The pound sterling has risen against the dollar for the past few weeks in spite of the generally bearish sentiment that has cast itself against the pound sterling since at least October (and more broadly since April 2018). However, despite the recent uplift, I did predict in a previous article (dated December 16, 2018) this would occur.
In that article, I anticipated that GBP/USD could retrace positively to as high as 1.29. With GBP/USD now trading at approximately 1.274 (up from around 1.258 at the time I wrote my last GBP/USD article), the upside potential is now limited.

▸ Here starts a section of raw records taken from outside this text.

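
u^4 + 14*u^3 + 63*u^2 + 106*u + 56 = (u + 1)*(u + 2)*(u + 4)*(u + 7)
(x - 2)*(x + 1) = x^2 - x - 2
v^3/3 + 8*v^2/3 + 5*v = v*(v/3 + 1)*(v + 5)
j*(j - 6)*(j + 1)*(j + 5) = j^4 - 31*j^2 - 30*j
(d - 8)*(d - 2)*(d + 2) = d^3 - 8*d^2 - 4*d + 32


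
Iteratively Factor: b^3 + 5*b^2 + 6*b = (b)*(b^2 + 5*b + 6) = b*(b + 2)*(b + 3)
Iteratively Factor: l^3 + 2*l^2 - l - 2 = (l + 1)*(l^2 + l - 2) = (l + 1)*(l + 2)*(l - 1)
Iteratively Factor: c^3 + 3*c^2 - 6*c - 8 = (c - 2)*(c^2 + 5*c + 4) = (c - 2)*(c + 1)*(c + 4)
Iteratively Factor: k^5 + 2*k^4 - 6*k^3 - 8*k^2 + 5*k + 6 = (k + 1)*(k^4 + k^3 - 7*k^2 - k + 6) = (k - 2)*(k + 1)*(k^3 + 3*k^2 - k - 3) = (k - 2)*(k - 1)*(k + 1)*(k^2 + 4*k + 3) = (k - 2)*(k - 1)*(k + 1)*(k + 3)*(k + 1)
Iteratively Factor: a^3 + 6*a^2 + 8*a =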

Nevertheless, to complete the retracement, traders should be open to seeing GBP/USD trading to 1.28550, and possibly overshooting to the 1.29 level to complete the retracement.
The chart below depicts the current price for GBP/USD on the weekly chart, complete with the Fibonacci retracement which is pinned to the levels of 1.30229 and 1.25834, which represent the intra-week opening price for the week commencing November 5, 2018 and the intra-week closing price for the week commencing December 10, 2018.
(Chart created by the author using charting tools provided by TradingView.com. This applies to all further charts presented in this article hereafter.)
As the chart shows at the 0.618 level, GBP/USD could still be targeting 1.28550. However, given that GBP/USD is likely to resume the bearish trend thereafter, the pair will likely become a short from such levels.
Indeed, unless GBP/USD soars to overtake 1.30229, the lower high will help to confirm further bearishness. The chart below supports this thesis, showing the pound sterling struggling to regain ground (on the daily candlestick chart) relative to the Japanese yen (green line), Swiss franc (purple line) and euros (blue line).
It could be argued that the pound is not doing so badly recently relative to currencies such as the Canadian dollar. However, the Canadian dollar is a difficult currency to draw useful comparisons to, due to its strong correlation with oil, and in turn the uncertainty of the oil price. What we can see from the above chart is the pound sterling is not strengthening against yen, francs or euros: this is a red flag for GBP/USD.
Nevertheless, let us assume that GBP/USD manages to find at least 1.28550. At this point, where could the GBP/USD target? The same intraday low of 1.24765 achieved on December 12, 2018 would be a starting point. This level is marked using the black line in the daily candlestick chart below.
The 1.24765 would be a natural target after reversing this short-term positive retracement. However, could the GBP/USD pair find even lower ground? It is of the author's opinion that yes, we could answer in the affirmative. Using the monthly candlestick chart, we can draw our attention to the 1.22055 level, which represents the monthly opening price for the month which commenced November 1, 2016.
It is difficult to place much significance on this level, other than the fact that it was a long-term source of liquidity during the end of 2016 and beginning of 2017, and that most recently we have seen two months within which the opening and closing prices were very similar (despite fairly sizable trading ranges).
In other words, GBP/USD has entered a period of indecisiveness as the as Britain prepares to leave the EU on March 29, 2019. Yet given the long-term trend and apparent target (judging from the multi-month direction), the bearish bias on the pound sterling remains intact, likely for at least the next month or two (subject to further analysis as price develops over the next few weeks).
It is the author's opinion that traders should be extremely wary of buying GBP/USD up to higher levels, as the recent positive retracement is unlikely to hold for long. Traders should not rule out, and perhaps should even expect, to see GBP/USD fall even further to 1.22 before the Brexit deadline date of March 29, 2019.
This view might also have negative implications for UK equities (i.e. FTSE 100) over the next few weeks and months. If the pound sterling continues to suffer, sophisticated (and international) investors may address this renewed threat on the pound by selling UK equities, putting further pressure on UK equities.
Disclosure: I/we have no positions in any stocks mentioned, and no plans to initiate any positions within the next 72 hours. I wrote this article myself, and it expresses my own opinions. I am not receiving compensation for it (other than from Seeking Alpha). I have no business relationship with any company whose stock is mentioned in this article.